Every day, when I fight with my mother, I think I'll never talk to her again. I feel bitter. I feel angry. I feel a very strong emotion of negativity. And then two days later we're usually sitting and chatting like we never fought. That's just me. And I know that's a lot of us. We all feel bitter some time or the other. Bitter about how people behaved with us, treated us, said to us, said about us. But I've learnt that bitterness is a feeling you can't hold on forever. You possibly can't keep a grudge against someone forever. It's just not possible. You can't have the same feeling forever towards one individual. You can't feel love for someone all your life, right? Similarly, you can't be bitter all your life. But you can be bitter for a long time. Even if you pretend to have gotten over it, blame a person or two, try to shrug it away, it doesn't change what you feel in your heart. Either time makes such changes, or situations.

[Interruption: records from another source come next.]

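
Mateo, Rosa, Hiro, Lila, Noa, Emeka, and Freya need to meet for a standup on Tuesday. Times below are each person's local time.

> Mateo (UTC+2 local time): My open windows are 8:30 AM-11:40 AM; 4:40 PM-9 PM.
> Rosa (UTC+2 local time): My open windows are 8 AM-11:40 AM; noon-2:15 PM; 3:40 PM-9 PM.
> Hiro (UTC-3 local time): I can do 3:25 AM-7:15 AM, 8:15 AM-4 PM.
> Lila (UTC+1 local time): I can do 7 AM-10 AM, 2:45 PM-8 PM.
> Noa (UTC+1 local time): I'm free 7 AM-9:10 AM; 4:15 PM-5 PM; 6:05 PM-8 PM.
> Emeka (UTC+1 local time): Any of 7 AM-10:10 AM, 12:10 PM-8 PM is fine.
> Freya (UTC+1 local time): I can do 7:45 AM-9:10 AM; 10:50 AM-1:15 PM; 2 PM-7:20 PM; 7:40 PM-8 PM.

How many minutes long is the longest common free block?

Mateo in UTC: 06:30-09:40, 14:40-19:00 (subtract 2h to convert from UTC+2).
Rosa in UTC: 06:00-09:40, 10:00-12:15, 13:40-19:00 (subtract 2h to convert from UTC+2).
Hiro in UTC: 06:25-10:15, 11:15-19:00 (add 3h to convert from UTC-3).
Lila in UTC: 06:00-09:00, 13:45-19:00 (subtract 1h to convert from UTC+1).
Noa in UTC: 06:00-08:10, 15:15-16:00, 17:05-19:00 (subtract 1h to convert from UTC+1).
Emeka in UTC: 06:00-09:10, 11:10-19:00 (subtract 1h to convert from UTC+1).
Freya in UTC: 06:45-08:10, 09:50-12:15, 13:00-18:20, 18:40-19:00 (subtract 1h to convert from UTC+1).
Mateo ∩ Rosa: 06:30-09:40, 14:40-19:00.
Mateo ∩ Rosa ∩ Hiro: 06:30-09:40, 14:40-19:00.
Mateo ∩ Rosa ∩ Hiro ∩ Lila: 06:30-09:00, 14:40-19:00.
Mateo ∩ Rosa ∩ Hiro ∩ Lila ∩ Noa: 06:30-08:10, 15:15-16:00, 17:05-19:00.
Mateo ∩ Rosa ∩ Hiro ∩ Lila ∩ Noa ∩ Emeka: 06:30-08:10, 15:15-16:00, 17:05-19:00.
Mateo ∩ Rosa ∩ Hiro ∩ Lila ∩ Noa ∩ Emeka ∩ Freya: 06:45-08:10, 15:15-16:00, 17:05-18:20, 18:40-19:00.
Those are the intersection windows.
The longest is 06:45-08:10 at 85 minutes.

85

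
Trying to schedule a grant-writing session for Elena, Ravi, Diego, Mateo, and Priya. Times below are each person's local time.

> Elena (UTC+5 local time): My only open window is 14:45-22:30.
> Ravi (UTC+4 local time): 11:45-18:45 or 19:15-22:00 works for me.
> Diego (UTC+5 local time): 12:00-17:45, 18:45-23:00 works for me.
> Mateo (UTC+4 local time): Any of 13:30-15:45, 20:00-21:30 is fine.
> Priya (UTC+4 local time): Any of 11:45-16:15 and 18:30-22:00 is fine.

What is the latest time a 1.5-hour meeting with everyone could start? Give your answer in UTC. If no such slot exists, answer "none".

Elena in UTC: 09:45-17:30 (subtract 5h to convert from UTC+5).
Ravi in UTC: 07:45-14:45, 15:15-18:00 (subtract 4h to convert from UTC+4).
Diego in UTC: 07:00-12:45, 13:45-18:00 (subtract 5h to convert from UTC+5).
Mateo in UTC: 09:30-11:45, 16:00-17:30 (subtract 4h to convert from UTC+4).
Priya in UTC: 07:45-12:15, 14:30-18:00 (subtract 4h to convert from UTC+4).
Elena ∩ Ravi: 09:45-14:45, 15:15-17:30.
Elena ∩ Ravi ∩ Diego: 09:45-12:45, 13:45-14:45, 15:15-17:30.
Elena ∩ Ravi ∩ Diego ∩ Mateo: 09:45-11:45, 16:00-17:30.
Elena ∩ Ravi ∩ Diego ∩ Mateo ∩ Priya: 09:45-11:45, 16:00-17:30.
The last common window of at least 90 minutes is 16:00-17:30; a 90-minute meeting can start as late as 16:00 and still end by 17:30.

16:00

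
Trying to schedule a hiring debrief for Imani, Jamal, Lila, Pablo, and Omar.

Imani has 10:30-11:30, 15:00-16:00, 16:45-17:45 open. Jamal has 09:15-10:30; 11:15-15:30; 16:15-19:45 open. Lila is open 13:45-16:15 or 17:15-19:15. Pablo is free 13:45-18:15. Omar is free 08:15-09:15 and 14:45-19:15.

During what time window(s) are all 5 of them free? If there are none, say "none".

Imani ∩ Jamal: 11:15-11:30, 15:00-15:30, 16:45-17:45.
Imani ∩ Jamal ∩ Lila: 15:00-15:30, 17:15-17:45.
Imani ∩ Jamal ∩ Lila ∩ Pablo: 15:00-15:30, 17:15-17:45.
Imani ∩ Jamal ∩ Lila ∩ Pablo ∩ Omar: 15:00-15:30, 17:15-17:45.

15:00-15:30, 17:15-17:45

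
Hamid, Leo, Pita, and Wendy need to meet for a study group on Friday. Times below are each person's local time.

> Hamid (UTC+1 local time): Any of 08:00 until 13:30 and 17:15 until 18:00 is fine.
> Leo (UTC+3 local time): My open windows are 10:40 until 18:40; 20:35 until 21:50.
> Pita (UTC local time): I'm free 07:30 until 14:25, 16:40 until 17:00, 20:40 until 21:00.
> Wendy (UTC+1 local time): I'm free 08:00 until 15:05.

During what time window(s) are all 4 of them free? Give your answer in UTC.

Hamid in UTC: 07:00-12:30, 16:15-17:00 (subtract 1h to convert from UTC+1).
Leo in UTC: 07:40-15:40, 17:35-18:50 (subtract 3h to convert from UTC+3).
Pita in UTC: 07:30-14:25, 16:40-17:00, 20:40-21:00.
Wendy in UTC: 07:00-14:05 (subtract 1h to convert from UTC+1).
Hamid ∩ Leo: 07:40-12:30.
Hamid ∩ Leo ∩ Pita: 07:40-12:30.
Hamid ∩ Leo ∩ Pita ∩ Wendy: 07:40-12:30.

07:40-12:30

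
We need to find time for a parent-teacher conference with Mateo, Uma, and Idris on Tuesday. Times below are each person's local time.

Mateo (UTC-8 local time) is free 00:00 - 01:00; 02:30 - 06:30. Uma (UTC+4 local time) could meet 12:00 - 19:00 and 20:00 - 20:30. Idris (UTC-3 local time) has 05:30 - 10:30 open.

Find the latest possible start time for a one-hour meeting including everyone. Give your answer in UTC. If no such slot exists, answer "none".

12:30

Mateo in UTC: 08:00-09:00, 10:30-14:30 (add 8h to convert from UTC-8).
Uma in UTC: 08:00-15:00, 16:00-16:30 (subtract 4h to convert from UTC+4).
Idris in UTC: 08:30-13:30 (add 3h to convert from UTC-3).
Mateo ∩ Uma: 08:00-09:00, 10:30-14:30.
Mateo ∩ Uma ∩ Idris: 08:30-09:00, 10:30-13:30.
The last common window of at least 60 minutes is 10:30-13:30; a 60-minute meeting can start as late as 12:30 and still end by 13:30.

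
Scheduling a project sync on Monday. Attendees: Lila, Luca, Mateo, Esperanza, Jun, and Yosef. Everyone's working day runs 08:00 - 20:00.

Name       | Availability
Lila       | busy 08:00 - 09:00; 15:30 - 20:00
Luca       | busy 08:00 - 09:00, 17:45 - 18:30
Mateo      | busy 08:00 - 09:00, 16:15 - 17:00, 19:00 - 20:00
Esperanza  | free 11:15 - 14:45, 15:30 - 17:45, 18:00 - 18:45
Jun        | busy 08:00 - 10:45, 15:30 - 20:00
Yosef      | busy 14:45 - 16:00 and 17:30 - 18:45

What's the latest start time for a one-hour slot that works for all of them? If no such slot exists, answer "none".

13:45

Lila free: 09:00-15:30 (invert busy blocks within the working day).
Luca free: 09:00-17:45, 18:30-20:00 (invert busy blocks within the working day).
Mateo free: 09:00-16:15, 17:00-19:00 (invert busy blocks within the working day).
Esperanza free: 11:15-14:45, 15:30-17:45, 18:00-18:45.
Jun free: 10:45-15:30 (invert busy blocks within the working day).
Yosef free: 08:00-14:45, 16:00-17:30, 18:45-20:00 (invert busy blocks within the working day).
Lila ∩ Luca: 09:00-15:30.
Lila ∩ Luca ∩ Mateo: 09:00-15:30.
Lila ∩ Luca ∩ Mateo ∩ Esperanza: 11:15-14:45.
Lila ∩ Luca ∩ Mateo ∩ Esperanza ∩ Jun: 11:15-14:45.
Lila ∩ Luca ∩ Mateo ∩ Esperanza ∩ Jun ∩ Yosef: 11:15-14:45.
So the common availability across everyone is 11:15-14:45.
The last common window of at least 60 minutes is 11:15-14:45; a 60-minute meeting can start as late as 13:45 and still end by 14:45.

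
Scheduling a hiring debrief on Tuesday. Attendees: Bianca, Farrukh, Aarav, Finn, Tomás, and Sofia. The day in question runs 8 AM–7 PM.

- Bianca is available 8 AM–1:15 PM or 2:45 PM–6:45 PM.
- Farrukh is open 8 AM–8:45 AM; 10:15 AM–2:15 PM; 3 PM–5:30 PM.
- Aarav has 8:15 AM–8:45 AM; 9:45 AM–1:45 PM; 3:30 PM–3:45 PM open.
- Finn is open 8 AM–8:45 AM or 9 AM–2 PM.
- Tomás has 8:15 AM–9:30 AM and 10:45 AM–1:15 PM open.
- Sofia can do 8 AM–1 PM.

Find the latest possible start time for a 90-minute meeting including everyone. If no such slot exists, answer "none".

11:30

Bianca ∩ Farrukh: 08:00-08:45, 10:15-13:15, 15:00-17:30.
Bianca ∩ Farrukh ∩ Aarav: 08:15-08:45, 10:15-13:15, 15:30-15:45.
Bianca ∩ Farrukh ∩ Aarav ∩ Finn: 08:15-08:45, 10:15-13:15.
Bianca ∩ Farrukh ∩ Aarav ∩ Finn ∩ Tomás: 08:15-08:45, 10:45-13:15.
Bianca ∩ Farrukh ∩ Aarav ∩ Finn ∩ Tomás ∩ Sofia: 08:15-08:45, 10:45-13:00.
The last common window of at least 90 minutes is 10:45-13:00; a 90-minute meeting can start as late as 11:30 and still end by 13:00.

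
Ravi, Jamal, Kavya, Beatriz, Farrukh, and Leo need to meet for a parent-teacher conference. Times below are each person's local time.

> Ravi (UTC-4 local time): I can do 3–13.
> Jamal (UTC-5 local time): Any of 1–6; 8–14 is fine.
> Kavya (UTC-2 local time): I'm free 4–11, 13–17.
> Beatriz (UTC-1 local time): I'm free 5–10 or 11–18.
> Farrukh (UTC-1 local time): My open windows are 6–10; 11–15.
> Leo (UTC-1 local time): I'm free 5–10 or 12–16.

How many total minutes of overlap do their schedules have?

300

Ravi in UTC: 07:00-17:00 (add 4h to convert from UTC-4).
Jamal in UTC: 06:00-11:00, 13:00-19:00 (add 5h to convert from UTC-5).
Kavya in UTC: 06:00-13:00, 15:00-19:00 (add 2h to convert from UTC-2).
Beatriz in UTC: 06:00-11:00, 12:00-19:00 (add 1h to convert from UTC-1).
Farrukh in UTC: 07:00-11:00, 12:00-16:00 (add 1h to convert from UTC-1).
Leo in UTC: 06:00-11:00, 13:00-17:00 (add 1h to convert from UTC-1).
Ravi ∩ Jamal: 07:00-11:00, 13:00-17:00.
Ravi ∩ Jamal ∩ Kavya: 07:00-11:00, 15:00-17:00.
Ravi ∩ Jamal ∩ Kavya ∩ Beatriz: 07:00-11:00, 15:00-17:00.
Ravi ∩ Jamal ∩ Kavya ∩ Beatriz ∩ Farrukh: 07:00-11:00, 15:00-16:00.
Ravi ∩ Jamal ∩ Kavya ∩ Beatriz ∩ Farrukh ∩ Leo: 07:00-11:00, 15:00-16:00.
So the common availability across everyone is 07:00-11:00, 15:00-16:00.
Summing the common windows: 240 + 60 = 300 minutes.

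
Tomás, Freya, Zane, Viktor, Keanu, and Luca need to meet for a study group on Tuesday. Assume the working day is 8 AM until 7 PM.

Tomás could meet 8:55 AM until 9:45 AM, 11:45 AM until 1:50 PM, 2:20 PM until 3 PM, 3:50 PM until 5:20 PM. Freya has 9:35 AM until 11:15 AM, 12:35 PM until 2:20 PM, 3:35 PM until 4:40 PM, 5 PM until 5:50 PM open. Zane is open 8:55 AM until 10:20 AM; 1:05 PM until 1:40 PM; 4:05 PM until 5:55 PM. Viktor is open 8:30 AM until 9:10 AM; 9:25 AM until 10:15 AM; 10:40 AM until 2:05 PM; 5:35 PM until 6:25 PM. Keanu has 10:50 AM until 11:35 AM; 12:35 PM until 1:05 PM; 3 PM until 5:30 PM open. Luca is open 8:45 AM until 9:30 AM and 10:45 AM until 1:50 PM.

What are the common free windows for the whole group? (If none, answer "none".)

Tomás ∩ Freya: 09:35-09:45, 12:35-13:50, 15:50-16:40, 17:00-17:20.
Tomás ∩ Freya ∩ Zane: 09:35-09:45, 13:05-13:40, 16:05-16:40, 17:00-17:20.
Tomás ∩ Freya ∩ Zane ∩ Viktor: 09:35-09:45, 13:05-13:40.
Tomás ∩ Freya ∩ Zane ∩ Viktor ∩ Keanu: ∅.
Tomás ∩ Freya ∩ Zane ∩ Viktor ∩ Keanu ∩ Luca: ∅.
There is no time when everyone is free.

none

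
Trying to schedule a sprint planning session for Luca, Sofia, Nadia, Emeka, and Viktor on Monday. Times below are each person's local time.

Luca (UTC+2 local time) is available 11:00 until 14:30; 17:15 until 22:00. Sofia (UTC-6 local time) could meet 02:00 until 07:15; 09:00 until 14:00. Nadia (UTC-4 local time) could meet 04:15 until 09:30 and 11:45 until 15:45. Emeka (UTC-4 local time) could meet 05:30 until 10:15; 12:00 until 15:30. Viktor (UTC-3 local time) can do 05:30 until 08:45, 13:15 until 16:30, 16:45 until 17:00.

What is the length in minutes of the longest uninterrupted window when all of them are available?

Luca in UTC: 09:00-12:30, 15:15-20:00 (subtract 2h to convert from UTC+2).
Sofia in UTC: 08:00-13:15, 15:00-20:00 (add 6h to convert from UTC-6).
Nadia in UTC: 08:15-13:30, 15:45-19:45 (add 4h to convert from UTC-4).
Emeka in UTC: 09:30-14:15, 16:00-19:30 (add 4h to convert from UTC-4).
Viktor in UTC: 08:30-11:45, 16:15-19:30, 19:45-20:00 (add 3h to convert from UTC-3).
Luca ∩ Sofia: 09:00-12:30, 15:15-20:00.
Luca ∩ Sofia ∩ Nadia: 09:00-12:30, 15:45-19:45.
Luca ∩ Sofia ∩ Nadia ∩ Emeka: 09:30-12:30, 16:00-19:30.
Luca ∩ Sofia ∩ Nadia ∩ Emeka ∩ Viktor: 09:30-11:45, 16:15-19:30.
The longest is 16:15-19:30 at 195 minutes.

195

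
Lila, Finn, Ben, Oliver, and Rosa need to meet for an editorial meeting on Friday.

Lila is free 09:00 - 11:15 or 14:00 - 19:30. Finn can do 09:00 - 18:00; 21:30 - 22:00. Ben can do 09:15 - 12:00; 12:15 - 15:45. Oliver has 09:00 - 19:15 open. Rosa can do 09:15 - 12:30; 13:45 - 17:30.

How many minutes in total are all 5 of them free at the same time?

Lila ∩ Finn: 09:00-11:15, 14:00-18:00.
Lila ∩ Finn ∩ Ben: 09:15-11:15, 14:00-15:45.
Lila ∩ Finn ∩ Ben ∩ Oliver: 09:15-11:15, 14:00-15:45.
Lila ∩ Finn ∩ Ben ∩ Oliver ∩ Rosa: 09:15-11:15, 14:00-15:45.
Summing the common windows: 120 + 105 = 225 minutes.

225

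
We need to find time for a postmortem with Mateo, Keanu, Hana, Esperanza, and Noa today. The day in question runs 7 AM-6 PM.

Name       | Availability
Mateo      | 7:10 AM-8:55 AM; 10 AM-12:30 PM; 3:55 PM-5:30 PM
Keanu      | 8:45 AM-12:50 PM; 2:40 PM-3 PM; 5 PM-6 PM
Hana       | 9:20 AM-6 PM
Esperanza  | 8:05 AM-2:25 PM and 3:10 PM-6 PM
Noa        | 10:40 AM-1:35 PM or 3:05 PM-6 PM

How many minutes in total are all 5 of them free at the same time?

Mateo ∩ Keanu: 08:45-08:55, 10:00-12:30, 17:00-17:30.
Mateo ∩ Keanu ∩ Hana: 10:00-12:30, 17:00-17:30.
Mateo ∩ Keanu ∩ Hana ∩ Esperanza: 10:00-12:30, 17:00-17:30.
Mateo ∩ Keanu ∩ Hana ∩ Esperanza ∩ Noa: 10:40-12:30, 17:00-17:30.
Summing the common windows: 110 + 30 = 140 minutes.

140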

But what doesn't go away that easily is pain. Is remorse. Is the helplessness. You can't just wake up one day and say "you know what, I'm not going to feel bad about someone's death". Its the pain that doesn't leave you, for a long long time. Sometimes I feel, its easier to be angry than to accept that you're in pain. Everyone is not strong enough to pull themselves together and get on with their lives. Some people need more help than others. Some people need friends to be their therapists. Some people try alot but eventually don't get past their pain. The pain absorbs them completely. Its like fighting a losing battle, and then one day, they surrender.
I might be one of them.
Ok, I'm done feeling sappy for tonight.